NEW YORK (AP) — This month’s Architectural Digest Design Show offered winter-weary attendees a breath of fresh air with many design ideas that were calm, cool and collected. Some highlights: ___ CALM Brooklyn textile design…
NEW YORK (AP) — This month’s Architectural Digest Design Show offered winter-weary attendees a breath of fresh air with many design ideas that were calm, cool and collected.
Brooklyn textile design firm Eskayel put founder Shanan Campanaro’s painterly watercolors of Moroccan rooftops on its Mural collection of fabrics and wallpapers, in a soothing palette with blue, gray and cream.

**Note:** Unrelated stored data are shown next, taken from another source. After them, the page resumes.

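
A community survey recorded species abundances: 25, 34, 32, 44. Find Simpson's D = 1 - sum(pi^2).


Total N = 25 + 34 + 32 + 44 = 135
Per-species terms:
  p = 25/135 = 0.185185; p^2 = 0.185185^2 = 0.034293
  p = 34/135 = 0.251852; p^2 = 0.251852^2 = 0.063429
  p = 32/135 = 0.237037; p^2 = 0.237037^2 = 0.056187
  p = 44/135 = 0.325926; p^2 = 0.325926^2 = 0.106228
sum(p^2) = 0.034293 + 0.063429 + 0.056187 + 0.106228 = 0.260137
D = 1 - 0.260137 = 0.739863 ≈ 0.7399

0.7399


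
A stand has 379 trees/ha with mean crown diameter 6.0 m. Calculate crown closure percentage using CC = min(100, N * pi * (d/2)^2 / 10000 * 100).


(d/2)^2 = (6.0/2)^2 = 3^2 = 9
Crown area = 3.141593 * 9 = 28.2743 m^2
N * area / 10000 * 100 = 379 * 28.2743 / 10000 * 100 = 107.160
CC = min(100, 107.160) = 100%

100%


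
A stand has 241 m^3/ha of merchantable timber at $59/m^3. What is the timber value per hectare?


Value = 241 * 59 = $14219/ha

$14219/ha


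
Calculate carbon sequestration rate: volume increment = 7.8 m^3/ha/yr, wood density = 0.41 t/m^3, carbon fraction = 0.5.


C = 7.8 * 0.41 * 0.5 = 1.599 ≈ 1.60 t C/ha/yr

1.60 t C/ha/yr


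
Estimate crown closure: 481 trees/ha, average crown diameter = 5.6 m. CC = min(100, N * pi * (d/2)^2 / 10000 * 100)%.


(d/2)^2 = (5.6/2)^2 = 2.8^2 = 7.84
Crown area = 3.141593 * 7.84 = 24.6301 m^2
N * area / 10000 * 100 = 481 * 24.6301 / 10000 * 100 = 118.471
CC = min(100, 118.471) = 100%

100%


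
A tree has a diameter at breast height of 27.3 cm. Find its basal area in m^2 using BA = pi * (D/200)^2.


D/200 = 27.3/200 = 0.1365 m
(D/200)^2 = 0.1365^2 = 0.01863225
BA = 3.141593 * 0.01863225 = 0.0585349 ≈ 0.0585 m^2

0.0585 m^2


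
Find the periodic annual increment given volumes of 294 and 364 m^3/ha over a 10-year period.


PAI = (V2 - V1) / period = (364 - 294) / 10 = 70 / 10 = 7.00 m^3/ha/yr

7.00 m^3/ha/yr


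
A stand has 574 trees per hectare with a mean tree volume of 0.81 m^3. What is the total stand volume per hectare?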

Stockholm-based textile designer Akane Moriyama’s Draped Flowers curtain was popular with the Instagram crowd at the show. The limited-edition curtain is made of spun washi-paper thread in small factories in Japan. The strong, washable thread is knit into curtains with over 100 pockets where fresh flowers can be placed. The curtain’s floral tableau can be constantly changed for different looks or scents, “blurring the line between still and living objects,” says Moriyama.
The Bride pendant lamp, designed by Mammalampa’s Latvian creative director, Ieva Kaleja, and available through Marie Burgos Design , is woven by hand, so no two are alike. The fixture’s plaited paper is meant to evoke a bride’s dress.
“As light shines through, “says Kaleja, “you will find yourself infused by an aura of airy lightness; almost as if the lamp were not subject to the law of gravity.”
Vermont Modern by Hubbardton Forge added to its collection of innovative lighting with the More Cowbell pendant. Glass cowbells hung from Vermont maple dowels, creating a playful fixture with a Scandinavian design vibe.
Transparent and opaque materials like clear or brushed glass and plastic can be a nice foil to energetic wallpaper prints, wild rugs or upholstery.
Dallas-based studio Scout showed their Orleans side table, a chic play of contrasts with shiny brass legs supporting a slice of clear Lucite. Also in the booth was a modern take on the rocking chair, with looping acrylic and brass arms.
Patterned rondels in latte, gray, tobacco and clear glass are crafted by Rhode Island artist Tracy Glover , and then mounted with brass arms to create a constellation-shaped fixture that can be mounted on the ceiling or wall. Glover honed her craft in a 13th century Belgian convent’s crystal factory and at Dale Chihuly’s Pilchuck School, where she was mentored by Venetian masters-in-residence.
New York architect and engineer Rachel Robinson showed her Purl Lounge Chair. Brushed brass connectors cradled an ash wood frame within a pair of satin-finished glass legs. The frame is a loom onto which a wool roving seat cushion is woven. The mix of materials makes a surprisingly comfy chair. (www.durodeco.com )
Amy Astley, Architectural Digest’s editor-in-chief, says, “We’re seeing a shift back to collecting. Handcraft is a big trend — design where you can appreciate the hand of the artist, and the quality of how things are made.”
The MADE section of the show is always one of its strongest. This year, it showcased lighting, furniture and art from more than 160 emerging artisans and international studios.
Canadian studio Norquay brought some of their soft wool blankets and a selection of lithe, cherry-wood paddles, their otter tails painted with striking graphics. Some are water-ready; others purely decorative. The company was started by artist and avid canoeist Natasha Wittke. She once took a month-long canoe trip through northern Ontario.
“I spent so much time with a paddle in my hand,” she says, “that I suppose it was inevitable I would make it my canvas one day.”
Ben Watkins had come down from Providence, Rhode Island, to set up at the show. He displayed an array of spare cast-plaster artworks in which patterns emerged from the pristine white material: an egg, antlers, the linear planes of a minimalist landscape.
“I’m always looking for the moment when something changes or shifts,” says Watkins, who works in plaster, wood and metal. “I’m fascinated by the fluidity and possibility of one thing becoming another, and the movement inherent in that transition.”